純潔花嫁―無垢な新妻は冷徹社長に一生分の愛を刻まれる―

 睡の下ろした長い黒髪が、月の明かりでほんのりきらめいている。時雨は、花魁のときよりもやけに大人びて見える彼女の姿を一瞥し、少々気になっていたことを口にする。


「いくら父親の元から逃げ出したかったとはいえ、遊郭に入って後悔しなかったのか? どんな場所かはすぐに気づいただろう」


 問いかけられ、睡は月を見上げてしばし思いを巡らせる。あの頃はどんな心境だっただろうか。


「……当時の私は、ご飯が食べられて、仲間と笑って話せるだけで天国のようだったんです。あのまま暮らしていたのでは絶対に触れられなかった芸道をたくさん学べましたし」


 様々な思い出が過ぎり、楽しいことも多かったなと睡の口元が緩む。父親に囚われた生活より、遊郭にいたほうが確実に安全で充実していた。
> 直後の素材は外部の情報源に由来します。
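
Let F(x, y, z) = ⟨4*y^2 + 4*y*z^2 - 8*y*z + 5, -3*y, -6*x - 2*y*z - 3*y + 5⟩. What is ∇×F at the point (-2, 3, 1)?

(-5, 6, -20)

(∇×F)₁ = ∂F₃/∂y − ∂F₂/∂z = -2*z - 3
(∇×F)₂ = ∂F₁/∂z − ∂F₃/∂x = 8*y*z - 8*y + 6
(∇×F)₃ = ∂F₂/∂x − ∂F₁/∂y = -8*y - 4*z^2 + 8*z
∇×F = (-2*z - 3, 8*y*z - 8*y + 6, -8*y - 4*z^2 + 8*z)
At (-2, 3, 1): (-5, 6, -20).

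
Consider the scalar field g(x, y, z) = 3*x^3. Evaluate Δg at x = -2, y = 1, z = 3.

∂²g/∂x² = 18*x
∂²g/∂y² = 0
∂²g/∂z² = 0
∇²g = 18*x
At (-2, 1, 3): -36.

-36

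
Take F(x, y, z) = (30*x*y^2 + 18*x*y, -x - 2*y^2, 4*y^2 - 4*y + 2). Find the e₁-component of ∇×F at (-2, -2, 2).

(∇×F)_1 = ∂F₃/∂y − ∂F₂/∂z
= 8*y - 4 − (0)
= 8*y - 4
At (-2, -2, 2): -20.

-20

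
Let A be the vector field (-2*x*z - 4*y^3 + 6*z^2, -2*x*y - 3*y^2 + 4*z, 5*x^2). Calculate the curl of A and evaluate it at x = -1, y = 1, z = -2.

(-4, -12, 10)

(∇×A)₁ = ∂A₃/∂y − ∂A₂/∂z = -4
(∇×A)₂ = ∂A₁/∂z − ∂A₃/∂x = -12*x + 12*z
(∇×A)₃ = ∂A₂/∂x − ∂A₁/∂y = 12*y^2 - 2*y
∇×A = (-4, -12*x + 12*z, 12*y^2 - 2*y)
At (-1, 1, -2): (-4, -12, 10).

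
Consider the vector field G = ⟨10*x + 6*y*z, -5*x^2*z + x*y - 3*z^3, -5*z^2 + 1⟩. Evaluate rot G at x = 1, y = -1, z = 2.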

「遊女がどんなことをしているのかはっきり自覚してからも、自分の生きる道はそれしかないと思えば受け入れられました。父が嫌なだけで、男性が苦手なわけではないですしね」


 もしも義父の影響で男嫌いになっていたら、それこそお歯黒どぶに身を投げていたかもしれない。幸い、遊郭に来る男性と接しても、嫌悪感を抱くことはなかった。